Ma question s'adresse à Monsieur le Premier ministre. Par son arrêt du 19 mars 2013, la Cour de cassation vient d'annuler le licenciement en 2008 d'une employée de la crèche associative Baby Loup, ignorant le règlement interne de cette structure. La Cour de cassation a invalidé les jugements successifs du Conseil des Prud'hommes de Mantes-la-Jolie en 2010 et de la Cour d'appel de Versailles en 2011 qui avaient approuvé le licenciement de l'employée concernée, alors que le principe de la laïcité devrait s'appliquer. Contrairement à ce que s'est permis de faire Manuel Valls, votre ministre de l'Intérieur, la semaine dernière, je ne souhaite pas commenter cette décision de justice. Il est vrai, vous l'avez montré, Monsieur le Premier ministre, qu'il y a des commentaires de justice que vous semblez mieux accepter que d'autres. Néanmoins, il découle de cet arrêt une situation juridique nouvelle. Elle s'inscrit dans un mouvement plus vaste qui remet en cause les fondements même de la laïcité. En juillet de l'année dernière, les instances du football mondial ont admis le principe, pour les compétitions officielles qu'elles organisent, que les femmes pourront porter le voile pour pratiquer le sport. Face à cette décision, j'ai déposé une proposition de loi permettant de fixer un cadre juridique précis et visant à réaffirmer le principe de la laïcité dans le sport. Aujourd'hui, nous sommes confrontés à une nouvelle remise en cause de ce pilier de notre vivre-ensemble, nous devons réagir afin de protéger cet héritage commun de la République que trop d'extrémistes aimeraient détruire. La position de la Cour de cassation nous interpelle, car elle semble inverser le postulat suivant lequel une entreprise doit être neutre, en obligeant l'employeur à définir lui-même les limites à appliquer. Plus que jamais, la République doit réaffirmer le respect des principes attachés à la laïcité, entendue comme une stricte neutralité à l'égard des cultes. Le pire serait de légiférer dans la précipitation et sous le coup de l'émotion médiatique. Mais il faut réfléchir à une action globale concernant à la fois le secteur privé et public, mais aussi le milieu associatif dans son ensemble. Alors, Monsieur le Premier ministre, nous aimerions connaître vos intentions, au-delà des déclarations vertueuses de certains de vos ministres, quand allez-vous engager ce vaste chantier, dans un esprit d'union nationale et surtout dans le respect de toutes les opinions ?

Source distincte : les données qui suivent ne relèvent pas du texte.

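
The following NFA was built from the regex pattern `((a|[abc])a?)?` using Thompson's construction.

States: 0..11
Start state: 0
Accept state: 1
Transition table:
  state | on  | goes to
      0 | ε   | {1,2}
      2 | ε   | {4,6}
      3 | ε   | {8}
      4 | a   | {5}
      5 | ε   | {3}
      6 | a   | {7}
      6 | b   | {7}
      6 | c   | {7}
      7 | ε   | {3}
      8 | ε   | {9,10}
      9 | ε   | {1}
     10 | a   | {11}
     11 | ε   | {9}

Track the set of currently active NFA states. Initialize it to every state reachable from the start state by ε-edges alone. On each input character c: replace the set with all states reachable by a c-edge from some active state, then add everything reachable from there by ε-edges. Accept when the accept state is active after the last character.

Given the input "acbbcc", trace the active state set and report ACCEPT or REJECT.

Answer: REJECT

Steps:
S₀ = ε-closure({0}) = {0,1,2,4,6}
'a' @ 1: {1,3,5,7,8,9,10}  [accepting]
'c' @ 2: {}  — state set empty
rest 'bbcc' ignored (set empty)
after full input: {}  (accept=1 not in)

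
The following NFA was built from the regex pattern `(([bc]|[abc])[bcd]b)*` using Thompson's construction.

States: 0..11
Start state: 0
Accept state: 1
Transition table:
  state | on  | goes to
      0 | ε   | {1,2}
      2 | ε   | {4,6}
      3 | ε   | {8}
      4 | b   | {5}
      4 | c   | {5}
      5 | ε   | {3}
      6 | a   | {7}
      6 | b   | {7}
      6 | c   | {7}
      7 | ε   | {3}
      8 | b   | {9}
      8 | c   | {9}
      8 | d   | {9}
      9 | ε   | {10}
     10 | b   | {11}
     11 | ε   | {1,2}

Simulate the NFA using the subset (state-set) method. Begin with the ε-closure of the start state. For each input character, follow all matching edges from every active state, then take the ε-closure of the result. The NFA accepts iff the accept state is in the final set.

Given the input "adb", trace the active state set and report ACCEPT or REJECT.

Answer: ACCEPT

Derivation:
initial (ε-close {0}): {0,1,2,4,6}
'a' @ 1: {3,7,8}
'd' @ 2: {9,10}
'b' @ 3: {1,2,4,6,11}  ✓accept
end set {1,2,4,6,11} — state 1 in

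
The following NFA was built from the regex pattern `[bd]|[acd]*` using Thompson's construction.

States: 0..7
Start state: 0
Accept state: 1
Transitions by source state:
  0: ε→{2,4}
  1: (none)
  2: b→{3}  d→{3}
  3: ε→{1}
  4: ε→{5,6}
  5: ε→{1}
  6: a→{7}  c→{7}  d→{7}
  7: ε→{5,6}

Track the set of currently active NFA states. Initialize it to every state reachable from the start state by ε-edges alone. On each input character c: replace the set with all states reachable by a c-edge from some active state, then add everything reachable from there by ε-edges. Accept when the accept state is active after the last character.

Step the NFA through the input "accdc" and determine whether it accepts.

initial (ε-close {0}): {0,1,2,4,5,6}
'a' @ 1: {1,5,6,7}  [accepting]
'c' @ 2: {1,5,6,7}  [accepting]
'c' @ 3: {1,5,6,7}  [accepting]
'd' @ 4: {1,5,6,7}  [accepting]
'c' @ 5: {1,5,6,7}  [accepting]
end set {1,5,6,7} — state 1 in

Answer: ACCEPT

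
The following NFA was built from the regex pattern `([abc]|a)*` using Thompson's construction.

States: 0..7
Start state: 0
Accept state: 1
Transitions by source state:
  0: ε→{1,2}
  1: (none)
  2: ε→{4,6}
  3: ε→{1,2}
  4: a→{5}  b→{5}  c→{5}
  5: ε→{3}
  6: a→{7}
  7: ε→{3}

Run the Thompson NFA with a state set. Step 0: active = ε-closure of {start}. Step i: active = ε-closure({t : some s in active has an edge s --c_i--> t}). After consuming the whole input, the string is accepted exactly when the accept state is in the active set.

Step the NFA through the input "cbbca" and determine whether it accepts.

Answer: ACCEPT

Steps:
S₀ = ε-closure({0}) = {0,1,2,4,6}
'c' @ 1: {1,2,3,4,5,6}  (accept∈set)
'b' @ 2: {1,2,3,4,5,6}  (accept∈set)
'b' @ 3: {1,2,3,4,5,6}  (accept∈set)
'c' @ 4: {1,2,3,4,5,6}  (accept∈set)
'a' @ 5: {1,2,3,4,5,6,7}  (accept∈set)
after full input: {1,2,3,4,5,6,7}  (accept=1 in)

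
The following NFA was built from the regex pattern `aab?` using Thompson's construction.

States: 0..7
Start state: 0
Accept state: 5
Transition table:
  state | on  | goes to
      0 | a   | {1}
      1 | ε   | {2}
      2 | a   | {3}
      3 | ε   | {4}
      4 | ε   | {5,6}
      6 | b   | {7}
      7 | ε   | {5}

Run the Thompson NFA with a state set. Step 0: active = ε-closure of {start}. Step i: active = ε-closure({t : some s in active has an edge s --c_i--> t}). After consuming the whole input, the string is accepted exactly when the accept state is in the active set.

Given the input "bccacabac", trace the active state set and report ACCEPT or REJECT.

start: ε-closure({0}) = {0}
'b' @ 1: {}  — dead — no transitions
rest 'ccacabac' ignored (set empty)
end set {} — state 5 not in

Answer: REJECT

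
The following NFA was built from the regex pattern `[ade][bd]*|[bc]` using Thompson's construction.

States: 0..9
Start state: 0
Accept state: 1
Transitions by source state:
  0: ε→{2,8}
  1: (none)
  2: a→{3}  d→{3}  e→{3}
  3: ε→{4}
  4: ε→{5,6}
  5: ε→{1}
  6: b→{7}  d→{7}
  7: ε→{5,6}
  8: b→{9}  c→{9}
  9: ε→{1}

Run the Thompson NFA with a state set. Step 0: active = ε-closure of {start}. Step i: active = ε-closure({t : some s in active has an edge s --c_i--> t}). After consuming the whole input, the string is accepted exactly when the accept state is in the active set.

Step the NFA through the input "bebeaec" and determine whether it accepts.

initial (ε-close {0}): {0,2,8}
'b' @ 1: {1,9}  ✓accept
'e' @ 2: {}  — state set empty
rest 'beaec' ignored (set empty)
final: {}; accept 1 not in set

Answer: REJECT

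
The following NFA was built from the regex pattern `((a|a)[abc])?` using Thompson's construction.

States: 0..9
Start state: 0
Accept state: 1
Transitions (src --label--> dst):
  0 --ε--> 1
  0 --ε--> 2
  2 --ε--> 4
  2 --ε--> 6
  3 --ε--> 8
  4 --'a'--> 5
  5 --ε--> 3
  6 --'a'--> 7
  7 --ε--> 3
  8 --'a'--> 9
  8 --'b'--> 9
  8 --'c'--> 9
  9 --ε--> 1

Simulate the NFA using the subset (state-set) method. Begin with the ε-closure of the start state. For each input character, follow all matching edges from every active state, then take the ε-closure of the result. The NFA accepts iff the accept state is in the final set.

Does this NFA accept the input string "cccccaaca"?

Answer: REJECT

Trace:
start: ε-closure({0}) = {0,1,2,4,6}
'c' @ 1: {}  — state set empty
rest 'ccccaaca' ignored (set empty)
end set {} — state 1 not in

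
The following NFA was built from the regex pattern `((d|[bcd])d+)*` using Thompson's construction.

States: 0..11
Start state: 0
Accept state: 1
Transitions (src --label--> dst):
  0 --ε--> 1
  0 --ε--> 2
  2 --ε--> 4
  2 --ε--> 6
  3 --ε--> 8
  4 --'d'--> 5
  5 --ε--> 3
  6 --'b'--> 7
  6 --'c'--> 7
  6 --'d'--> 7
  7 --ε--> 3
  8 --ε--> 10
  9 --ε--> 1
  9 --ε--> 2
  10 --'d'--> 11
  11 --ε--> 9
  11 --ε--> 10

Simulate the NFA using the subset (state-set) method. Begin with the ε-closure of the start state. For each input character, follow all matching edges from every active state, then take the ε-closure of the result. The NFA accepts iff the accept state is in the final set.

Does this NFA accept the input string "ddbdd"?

Answer: ACCEPT

Trace:
initial (ε-close {0}): {0,1,2,4,6}
'd' @ 1: {3,5,7,8,10}
'd' @ 2: {1,2,4,6,9,10,11}  [accepting]
'b' @ 3: {3,7,8,10}
'd' @ 4: {1,2,4,6,9,10,11}  [accepting]
'd' @ 5: {1,2,3,4,5,6,7,8,9,10,11}  [accepting]
final: {1,2,3,4,5,6,7,8,9,10,11}; accept 1 in set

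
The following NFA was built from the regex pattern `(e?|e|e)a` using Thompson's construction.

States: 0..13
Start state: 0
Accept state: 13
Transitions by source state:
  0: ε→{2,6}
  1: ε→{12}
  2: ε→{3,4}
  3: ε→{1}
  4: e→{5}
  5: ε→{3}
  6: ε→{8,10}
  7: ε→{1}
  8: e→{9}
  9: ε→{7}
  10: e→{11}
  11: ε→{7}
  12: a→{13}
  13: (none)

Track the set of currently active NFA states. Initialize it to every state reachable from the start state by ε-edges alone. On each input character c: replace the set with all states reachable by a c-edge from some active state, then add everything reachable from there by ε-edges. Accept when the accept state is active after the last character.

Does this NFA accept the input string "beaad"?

Answer: REJECT

Derivation:
S₀ = ε-closure({0}) = {0,1,2,3,4,6,8,10,12}
'b' @ 1: {}  — dead — no transitions
rest 'eaad' ignored (set empty)
end set {} — state 13 not in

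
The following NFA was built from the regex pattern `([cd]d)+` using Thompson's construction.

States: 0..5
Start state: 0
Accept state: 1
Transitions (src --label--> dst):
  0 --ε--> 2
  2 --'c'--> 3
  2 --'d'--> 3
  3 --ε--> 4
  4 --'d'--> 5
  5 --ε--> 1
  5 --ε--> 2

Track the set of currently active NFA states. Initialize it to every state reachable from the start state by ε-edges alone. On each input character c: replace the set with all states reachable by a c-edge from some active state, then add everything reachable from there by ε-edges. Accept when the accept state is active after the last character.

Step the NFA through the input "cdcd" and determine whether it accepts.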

Manuel Valls, ministre de l'Intérieur

Monsieur le Député. Vous ne voulez pas commenter une décision de justice, mais vous l'avez fait, moi comme chacun d'entre vous, je prends acte de cette décision. Mais j'ai déjà eu l'occasion de le dire, il se trouve que, avec d'autres parlementaires, avec beaucoup de personnes qui se sont engagées pour cette crèche, j'étais aux côtés de la directrice de Baby Loup et de toutes celles qui travaillaient dans cette crèche et qui avaient d'ailleurs, si on se rappelle les faits, intégré cette femme qui, ensuite, portant un foulard, contestait le règlement intérieur de cette crèche. Alain Vidalies l'a dit très bien tout à l'heure, s'il y a un vide juridique à combler, il faudra, oui, une initiative législative. Plusieurs sont sur la table, ça a été rappelé aussi par l'un d'entre vous il y a un instant. Cela doit se faire, et le ministre des Relations avec le Parlement l'a très bien dit, dans un esprit de consensus, avec la volonté de rassembler sur cette belle idée qu'est la laïcité, qui est à la fois une belle idée pour la République, mais qui est un élément et ce n'est pas souvent suffisamment souligné, un élément fondamental de l'émancipation des femmes, de l'émancipation des femmes qui travaillent dans ces crèches, dans ces crèches qui sont essentielles pour accueillir des femmes, des enfants dans ces quartiers populaires. Je ne doute pas que nous allons nous retrouver ensemble pour faire vivre la laïcité partout et notamment dans ces quartiers populaires.